We've been trying something different, as Congress has been pretending to nearly shut down the government or arbitrarily destroy the global economic system for the fourth time this year: Not biting! They'll always reach an agreement, after acting out a months-long scripted fight that we've seen before. But now we're at the stage when children lawmakers begin channeling action movies for inspiration, so we'll take that as our cue.

A brief summary of the payroll tax cut/unemployment benefits/government funding extension battle until now: President Obama and Democrats wanted to extend last year's "temporary" (they'll never let it expire) employer-side payroll tax cut and unemployment benefits for another year, as their last legislative shot to juice the economy before reelection time, along with other assorted things they pass every year like the "doc fix" for Medicare reimbursement rates; Republicans saw that President Obama and Democrats wanted something and held out in order to extract some goodies after making Obama's life a living hell for a while; Democrats tried to apply leverage by linking it to the next round of government funding and offsetting the extensions' cost with a surtax on millionaires, giving them an excuse to say "Republicans will allow taxes on middle-class people to go up $1,000 if they insist on protecting the rich"; Republicans immediately knew that Democrats weren't credibly committed to this threat, because they never are, and continued holding out; Democrats proved Republicans right by endorsing a two-month extension to continue working on it instead of carrying out its threat to let everything expire and blame Republicans; the Senate overwhelmingly passed that two-month extension; House Republicans saw that people were starting to agree on things and decided to say "no"; and now here we are.
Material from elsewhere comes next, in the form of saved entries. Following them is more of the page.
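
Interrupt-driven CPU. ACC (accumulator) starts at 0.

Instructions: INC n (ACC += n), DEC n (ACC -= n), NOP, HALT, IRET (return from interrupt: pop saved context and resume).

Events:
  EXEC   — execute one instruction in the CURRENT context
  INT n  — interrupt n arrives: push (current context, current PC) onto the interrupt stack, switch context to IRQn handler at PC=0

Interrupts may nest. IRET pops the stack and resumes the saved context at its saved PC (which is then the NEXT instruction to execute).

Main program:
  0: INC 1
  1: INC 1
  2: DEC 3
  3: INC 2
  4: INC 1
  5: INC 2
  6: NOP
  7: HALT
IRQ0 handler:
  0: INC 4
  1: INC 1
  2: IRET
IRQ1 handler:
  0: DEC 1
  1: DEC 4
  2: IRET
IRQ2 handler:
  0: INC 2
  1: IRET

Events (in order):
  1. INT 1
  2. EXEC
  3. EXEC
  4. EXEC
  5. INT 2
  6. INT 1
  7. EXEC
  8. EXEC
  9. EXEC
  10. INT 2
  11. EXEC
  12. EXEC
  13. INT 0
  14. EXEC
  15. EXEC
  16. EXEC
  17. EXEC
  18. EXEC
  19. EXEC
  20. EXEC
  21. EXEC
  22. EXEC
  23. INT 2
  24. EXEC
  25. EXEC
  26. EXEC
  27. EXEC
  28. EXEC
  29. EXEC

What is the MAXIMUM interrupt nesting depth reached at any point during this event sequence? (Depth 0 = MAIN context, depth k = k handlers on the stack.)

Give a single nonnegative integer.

Event 1 (INT 1): INT 1 arrives: push (MAIN, PC=0), enter IRQ1 at PC=0 (depth now 1) [depth=1]
Event 2 (EXEC): [IRQ1] PC=0: DEC 1 -> ACC=-1 [depth=1]
Event 3 (EXEC): [IRQ1] PC=1: DEC 4 -> ACC=-5 [depth=1]
Event 4 (EXEC): [IRQ1] PC=2: IRET -> resume MAIN at PC=0 (depth now 0) [depth=0]
Event 5 (INT 2): INT 2 arrives: push (MAIN, PC=0), enter IRQ2 at PC=0 (depth now 1) [depth=1]
Event 6 (INT 1): INT 1 arrives: push (IRQ2, PC=0), enter IRQ1 at PC=0 (depth now 2) [depth=2]
Event 7 (EXEC): [IRQ1] PC=0: DEC 1 -> ACC=-6 [depth=2]
Event 8 (EXEC): [IRQ1] PC=1: DEC 4 -> ACC=-10 [depth=2]
Event 9 (EXEC): [IRQ1] PC=2: IRET -> resume IRQ2 at PC=0 (depth now 1) [depth=1]
Event 10 (INT 2): INT 2 arrives: push (IRQ2, PC=0), enter IRQ2 at PC=0 (depth now 2) [depth=2]
Event 11 (EXEC): [IRQ2] PC=0: INC 2 -> ACC=-8 [depth=2]
Event 12 (EXEC): [IRQ2] PC=1: IRET -> resume IRQ2 at PC=0 (depth now 1) [depth=1]
Event 13 (INT 0): INT 0 arrives: push (IRQ2, PC=0), enter IRQ0 at PC=0 (depth now 2) [depth=2]
Event 14 (EXEC): [IRQ0] PC=0: INC 4 -> ACC=-4 [depth=2]
Event 15 (EXEC): [IRQ0] PC=1: INC 1 -> ACC=-3 [depth=2]
Event 16 (EXEC): [IRQ0] PC=2: IRET -> resume IRQ2 at PC=0 (depth now 1) [depth=1]
Event 17 (EXEC): [IRQ2] PC=0: INC 2 -> ACC=-1 [depth=1]
Event 18 (EXEC): [IRQ2] PC=1: IRET -> resume MAIN at PC=0 (depth now 0) [depth=0]
Event 19 (EXEC): [MAIN] PC=0: INC 1 -> ACC=0 [depth=0]
Event 20 (EXEC): [MAIN] PC=1: INC 1 -> ACC=1 [depth=0]
Event 21 (EXEC): [MAIN] PC=2: DEC 3 -> ACC=-2 [depth=0]
Event 22 (EXEC): [MAIN] PC=3: INC 2 -> ACC=0 [depth=0]
Event 23 (INT 2): INT 2 arrives: push (MAIN, PC=4), enter IRQ2 at PC=0 (depth now 1) [depth=1]
Event 24 (EXEC): [IRQ2] PC=0: INC 2 -> ACC=2 [depth=1]
Event 25 (EXEC): [IRQ2] PC=1: IRET -> resume MAIN at PC=4 (depth now 0) [depth=0]
Event 26 (EXEC): [MAIN] PC=4: INC 1 -> ACC=3 [depth=0]
Event 27 (EXEC): [MAIN] PC=5: INC 2 -> ACC=5 [depth=0]
Event 28 (EXEC): [MAIN] PC=6: NOP [depth=0]
Event 29 (EXEC): [MAIN] PC=7: HALT [depth=0]
Max depth observed: 2

Answer: 2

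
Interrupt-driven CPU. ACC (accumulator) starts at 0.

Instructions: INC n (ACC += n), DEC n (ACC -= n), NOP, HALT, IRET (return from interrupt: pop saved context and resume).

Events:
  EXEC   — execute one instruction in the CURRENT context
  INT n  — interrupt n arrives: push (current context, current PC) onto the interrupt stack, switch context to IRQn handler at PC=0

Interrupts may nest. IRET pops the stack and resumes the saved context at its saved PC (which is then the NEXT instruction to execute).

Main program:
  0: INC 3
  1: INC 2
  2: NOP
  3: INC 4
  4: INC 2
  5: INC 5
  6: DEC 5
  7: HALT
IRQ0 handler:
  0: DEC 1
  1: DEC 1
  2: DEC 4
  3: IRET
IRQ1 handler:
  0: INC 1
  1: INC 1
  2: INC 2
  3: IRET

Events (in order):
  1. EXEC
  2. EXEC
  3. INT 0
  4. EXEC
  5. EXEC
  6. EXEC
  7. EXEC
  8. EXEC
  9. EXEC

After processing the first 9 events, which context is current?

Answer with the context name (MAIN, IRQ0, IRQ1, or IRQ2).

Event 1 (EXEC): [MAIN] PC=0: INC 3 -> ACC=3
Event 2 (EXEC): [MAIN] PC=1: INC 2 -> ACC=5
Event 3 (INT 0): INT 0 arrives: push (MAIN, PC=2), enter IRQ0 at PC=0 (depth now 1)
Event 4 (EXEC): [IRQ0] PC=0: DEC 1 -> ACC=4
Event 5 (EXEC): [IRQ0] PC=1: DEC 1 -> ACC=3
Event 6 (EXEC): [IRQ0] PC=2: DEC 4 -> ACC=-1
Event 7 (EXEC): [IRQ0] PC=3: IRET -> resume MAIN at PC=2 (depth now 0)
Event 8 (EXEC): [MAIN] PC=2: NOP
Event 9 (EXEC): [MAIN] PC=3: INC 4 -> ACC=3

Answer: MAIN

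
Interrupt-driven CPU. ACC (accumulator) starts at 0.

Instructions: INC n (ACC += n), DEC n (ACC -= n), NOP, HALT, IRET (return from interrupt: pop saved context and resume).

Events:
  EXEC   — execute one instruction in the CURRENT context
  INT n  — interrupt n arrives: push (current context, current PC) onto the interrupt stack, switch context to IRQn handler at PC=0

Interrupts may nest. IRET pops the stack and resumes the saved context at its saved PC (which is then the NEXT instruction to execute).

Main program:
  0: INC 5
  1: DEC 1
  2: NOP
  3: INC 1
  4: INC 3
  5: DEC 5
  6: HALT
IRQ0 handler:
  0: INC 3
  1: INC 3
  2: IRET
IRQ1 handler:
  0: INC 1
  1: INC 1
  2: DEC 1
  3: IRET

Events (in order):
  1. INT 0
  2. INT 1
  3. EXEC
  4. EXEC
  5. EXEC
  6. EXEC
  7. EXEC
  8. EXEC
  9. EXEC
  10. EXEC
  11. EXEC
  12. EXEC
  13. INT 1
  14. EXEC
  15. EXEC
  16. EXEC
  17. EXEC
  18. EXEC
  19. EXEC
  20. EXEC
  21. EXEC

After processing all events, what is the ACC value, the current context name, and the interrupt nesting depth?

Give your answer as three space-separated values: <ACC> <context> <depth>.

Answer: 11 MAIN 0

Derivation:
Event 1 (INT 0): INT 0 arrives: push (MAIN, PC=0), enter IRQ0 at PC=0 (depth now 1)
Event 2 (INT 1): INT 1 arrives: push (IRQ0, PC=0), enter IRQ1 at PC=0 (depth now 2)
Event 3 (EXEC): [IRQ1] PC=0: INC 1 -> ACC=1
Event 4 (EXEC): [IRQ1] PC=1: INC 1 -> ACC=2
Event 5 (EXEC): [IRQ1] PC=2: DEC 1 -> ACC=1
Event 6 (EXEC): [IRQ1] PC=3: IRET -> resume IRQ0 at PC=0 (depth now 1)
Event 7 (EXEC): [IRQ0] PC=0: INC 3 -> ACC=4
Event 8 (EXEC): [IRQ0] PC=1: INC 3 -> ACC=7
Event 9 (EXEC): [IRQ0] PC=2: IRET -> resume MAIN at PC=0 (depth now 0)
Event 10 (EXEC): [MAIN] PC=0: INC 5 -> ACC=12
Event 11 (EXEC): [MAIN] PC=1: DEC 1 -> ACC=11
Event 12 (EXEC): [MAIN] PC=2: NOP
Event 13 (INT 1): INT 1 arrives: push (MAIN, PC=3), enter IRQ1 at PC=0 (depth now 1)
Event 14 (EXEC): [IRQ1] PC=0: INC 1 -> ACC=12
Event 15 (EXEC): [IRQ1] PC=1: INC 1 -> ACC=13
Event 16 (EXEC): [IRQ1] PC=2: DEC 1 -> ACC=12
Event 17 (EXEC): [IRQ1] PC=3: IRET -> resume MAIN at PC=3 (depth now 0)
Event 18 (EXEC): [MAIN] PC=3: INC 1 -> ACC=13
Event 19 (EXEC): [MAIN] PC=4: INC 3 -> ACC=16
Event 20 (EXEC): [MAIN] PC=5: DEC 5 -> ACC=11
Event 21 (EXEC): [MAIN] PC=6: HALT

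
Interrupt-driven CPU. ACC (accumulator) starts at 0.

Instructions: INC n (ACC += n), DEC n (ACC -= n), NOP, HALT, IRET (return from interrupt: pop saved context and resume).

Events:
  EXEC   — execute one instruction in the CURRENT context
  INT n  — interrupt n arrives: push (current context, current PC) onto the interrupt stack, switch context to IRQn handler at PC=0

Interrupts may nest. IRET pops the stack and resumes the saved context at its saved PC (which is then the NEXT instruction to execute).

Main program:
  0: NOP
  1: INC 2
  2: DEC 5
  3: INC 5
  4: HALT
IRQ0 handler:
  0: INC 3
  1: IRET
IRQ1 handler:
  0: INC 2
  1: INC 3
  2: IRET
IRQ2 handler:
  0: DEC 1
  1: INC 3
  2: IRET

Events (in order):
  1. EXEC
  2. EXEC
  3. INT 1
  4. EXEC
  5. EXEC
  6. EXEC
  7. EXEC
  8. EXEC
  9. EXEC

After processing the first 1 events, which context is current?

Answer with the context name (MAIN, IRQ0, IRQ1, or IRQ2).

Event 1 (EXEC): [MAIN] PC=0: NOP

Answer: MAIN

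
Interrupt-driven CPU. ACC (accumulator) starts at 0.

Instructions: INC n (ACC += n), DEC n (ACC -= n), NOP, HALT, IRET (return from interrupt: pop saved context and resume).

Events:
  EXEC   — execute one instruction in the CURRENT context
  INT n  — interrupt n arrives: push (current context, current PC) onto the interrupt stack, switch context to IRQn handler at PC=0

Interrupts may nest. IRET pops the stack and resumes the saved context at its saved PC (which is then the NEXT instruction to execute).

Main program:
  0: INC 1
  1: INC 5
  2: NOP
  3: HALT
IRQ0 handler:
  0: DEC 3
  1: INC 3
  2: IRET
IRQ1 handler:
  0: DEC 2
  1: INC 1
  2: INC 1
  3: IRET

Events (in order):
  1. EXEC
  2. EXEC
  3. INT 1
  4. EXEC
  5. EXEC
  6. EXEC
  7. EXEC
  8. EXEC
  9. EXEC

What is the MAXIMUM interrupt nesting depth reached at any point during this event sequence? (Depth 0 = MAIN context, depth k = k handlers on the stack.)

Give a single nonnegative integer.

Event 1 (EXEC): [MAIN] PC=0: INC 1 -> ACC=1 [depth=0]
Event 2 (EXEC): [MAIN] PC=1: INC 5 -> ACC=6 [depth=0]
Event 3 (INT 1): INT 1 arrives: push (MAIN, PC=2), enter IRQ1 at PC=0 (depth now 1) [depth=1]
Event 4 (EXEC): [IRQ1] PC=0: DEC 2 -> ACC=4 [depth=1]
Event 5 (EXEC): [IRQ1] PC=1: INC 1 -> ACC=5 [depth=1]
Event 6 (EXEC): [IRQ1] PC=2: INC 1 -> ACC=6 [depth=1]
Event 7 (EXEC): [IRQ1] PC=3: IRET -> resume MAIN at PC=2 (depth now 0) [depth=0]
Event 8 (EXEC): [MAIN] PC=2: NOP [depth=0]
Event 9 (EXEC): [MAIN] PC=3: HALT [depth=0]
Max depth observed: 1

Answer: 1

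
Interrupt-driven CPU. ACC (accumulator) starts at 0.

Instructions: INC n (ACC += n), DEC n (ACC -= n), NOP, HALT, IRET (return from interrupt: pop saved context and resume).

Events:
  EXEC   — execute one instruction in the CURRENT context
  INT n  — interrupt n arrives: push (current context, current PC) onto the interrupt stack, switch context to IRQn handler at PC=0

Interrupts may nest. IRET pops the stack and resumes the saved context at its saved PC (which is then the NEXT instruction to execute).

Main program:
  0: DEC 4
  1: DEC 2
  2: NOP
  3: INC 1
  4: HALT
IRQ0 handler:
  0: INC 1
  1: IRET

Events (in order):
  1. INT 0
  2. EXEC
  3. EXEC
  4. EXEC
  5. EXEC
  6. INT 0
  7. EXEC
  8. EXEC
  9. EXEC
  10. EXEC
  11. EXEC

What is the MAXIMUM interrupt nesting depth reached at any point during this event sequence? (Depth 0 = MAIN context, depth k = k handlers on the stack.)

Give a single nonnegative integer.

Answer: 1

Derivation:
Event 1 (INT 0): INT 0 arrives: push (MAIN, PC=0), enter IRQ0 at PC=0 (depth now 1) [depth=1]
Event 2 (EXEC): [IRQ0] PC=0: INC 1 -> ACC=1 [depth=1]
Event 3 (EXEC): [IRQ0] PC=1: IRET -> resume MAIN at PC=0 (depth now 0) [depth=0]
Event 4 (EXEC): [MAIN] PC=0: DEC 4 -> ACC=-3 [depth=0]
Event 5 (EXEC): [MAIN] PC=1: DEC 2 -> ACC=-5 [depth=0]
Event 6 (INT 0): INT 0 arrives: push (MAIN, PC=2), enter IRQ0 at PC=0 (depth now 1) [depth=1]
Event 7 (EXEC): [IRQ0] PC=0: INC 1 -> ACC=-4 [depth=1]
Event 8 (EXEC): [IRQ0] PC=1: IRET -> resume MAIN at PC=2 (depth now 0) [depth=0]
Event 9 (EXEC): [MAIN] PC=2: NOP [depth=0]
Event 10 (EXEC): [MAIN] PC=3: INC 1 -> ACC=-3 [depth=0]
Event 11 (EXEC): [MAIN] PC=4: HALT [depth=0]
Max depth observed: 1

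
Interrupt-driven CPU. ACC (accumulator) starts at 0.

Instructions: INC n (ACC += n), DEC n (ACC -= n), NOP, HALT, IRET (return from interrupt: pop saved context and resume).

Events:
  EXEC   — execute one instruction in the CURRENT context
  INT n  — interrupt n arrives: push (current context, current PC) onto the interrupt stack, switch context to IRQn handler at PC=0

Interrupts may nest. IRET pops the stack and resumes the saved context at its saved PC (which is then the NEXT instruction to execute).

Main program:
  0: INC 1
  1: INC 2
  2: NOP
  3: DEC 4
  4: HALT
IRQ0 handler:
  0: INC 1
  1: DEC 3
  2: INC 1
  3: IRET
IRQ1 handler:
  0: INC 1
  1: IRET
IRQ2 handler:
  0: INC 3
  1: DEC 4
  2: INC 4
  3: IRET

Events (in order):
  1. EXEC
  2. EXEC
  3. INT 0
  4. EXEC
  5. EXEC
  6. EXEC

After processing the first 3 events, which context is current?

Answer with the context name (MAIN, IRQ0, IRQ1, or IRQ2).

Answer: IRQ0

Derivation:
Event 1 (EXEC): [MAIN] PC=0: INC 1 -> ACC=1
Event 2 (EXEC): [MAIN] PC=1: INC 2 -> ACC=3
Event 3 (INT 0): INT 0 arrives: push (MAIN, PC=2), enter IRQ0 at PC=0 (depth now 1)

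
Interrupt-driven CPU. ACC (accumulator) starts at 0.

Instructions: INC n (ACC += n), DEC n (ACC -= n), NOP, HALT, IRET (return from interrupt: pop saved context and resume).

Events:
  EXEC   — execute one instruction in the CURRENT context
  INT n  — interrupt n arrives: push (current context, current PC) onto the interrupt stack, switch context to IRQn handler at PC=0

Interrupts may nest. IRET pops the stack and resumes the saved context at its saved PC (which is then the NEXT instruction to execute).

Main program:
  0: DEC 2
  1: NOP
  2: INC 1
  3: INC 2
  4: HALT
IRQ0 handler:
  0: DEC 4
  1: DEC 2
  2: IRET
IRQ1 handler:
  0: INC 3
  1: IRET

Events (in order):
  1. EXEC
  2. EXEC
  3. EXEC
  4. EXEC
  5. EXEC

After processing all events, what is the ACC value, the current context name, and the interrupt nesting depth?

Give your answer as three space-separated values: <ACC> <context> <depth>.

Answer: 1 MAIN 0

Derivation:
Event 1 (EXEC): [MAIN] PC=0: DEC 2 -> ACC=-2
Event 2 (EXEC): [MAIN] PC=1: NOP
Event 3 (EXEC): [MAIN] PC=2: INC 1 -> ACC=-1
Event 4 (EXEC): [MAIN] PC=3: INC 2 -> ACC=1
Event 5 (EXEC): [MAIN] PC=4: HALT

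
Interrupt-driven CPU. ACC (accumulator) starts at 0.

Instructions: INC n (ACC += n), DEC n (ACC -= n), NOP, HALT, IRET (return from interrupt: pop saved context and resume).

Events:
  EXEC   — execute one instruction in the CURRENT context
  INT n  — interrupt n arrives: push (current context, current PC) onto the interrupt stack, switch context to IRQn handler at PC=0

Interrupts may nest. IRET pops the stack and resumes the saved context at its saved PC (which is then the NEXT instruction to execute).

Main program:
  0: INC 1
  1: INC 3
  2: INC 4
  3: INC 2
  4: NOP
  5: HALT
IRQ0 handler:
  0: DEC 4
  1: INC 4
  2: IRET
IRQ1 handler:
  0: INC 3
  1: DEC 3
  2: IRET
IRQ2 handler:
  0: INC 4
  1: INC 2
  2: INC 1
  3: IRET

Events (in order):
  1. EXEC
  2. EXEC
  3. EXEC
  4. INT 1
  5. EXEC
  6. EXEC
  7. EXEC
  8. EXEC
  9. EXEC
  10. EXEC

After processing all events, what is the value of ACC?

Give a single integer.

Event 1 (EXEC): [MAIN] PC=0: INC 1 -> ACC=1
Event 2 (EXEC): [MAIN] PC=1: INC 3 -> ACC=4
Event 3 (EXEC): [MAIN] PC=2: INC 4 -> ACC=8
Event 4 (INT 1): INT 1 arrives: push (MAIN, PC=3), enter IRQ1 at PC=0 (depth now 1)
Event 5 (EXEC): [IRQ1] PC=0: INC 3 -> ACC=11
Event 6 (EXEC): [IRQ1] PC=1: DEC 3 -> ACC=8
Event 7 (EXEC): [IRQ1] PC=2: IRET -> resume MAIN at PC=3 (depth now 0)
Event 8 (EXEC): [MAIN] PC=3: INC 2 -> ACC=10
Event 9 (EXEC): [MAIN] PC=4: NOP
Event 10 (EXEC): [MAIN] PC=5: HALT

Answer: 10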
Oh, and somewhere along the way Republicans managed to drive a wedge between Obama and environmentalists.

In the debt ceiling fight it was at this same late-game juncture — when House Republicans were holding up a compromise bill and feeling the heat — that they channeled a scene from Ben Affleck's The Town to motivate themselves. This time around, it's Braveheart:

"I've got a flight out of [Georgia] in about two hours. We're all coming back, that's what everybody told Speaker Boehner on the conference call Saturday when we heard about this fiasco of a two-month extension voted on by the Senate," Gingrey said. "We were literally shocked."

"Out of 75 responses, there may have been one person that thought it was OK that we would put the fight off until two months from now," he continued. "Everybody else said, 'Look, this is a 'Braveheart' moment. You, Mr. Speaker, are our William Wallace. Let's rush to the fight. Get us back to Washington, let's get to our work and we're doing that.' "

"Ha ha Republicans," you say, but Democrats have been doing the Braveheart thing for years.

And the rest of this fight, indeed, should play out exactly as Braveheart did: William Boehner Wallace will rally his troops with an invigorating speech before heading into the final battle, in which the House and Senate reject each others' bills and choose to mesh them in conference committee where they'll tweak a few pay-fors.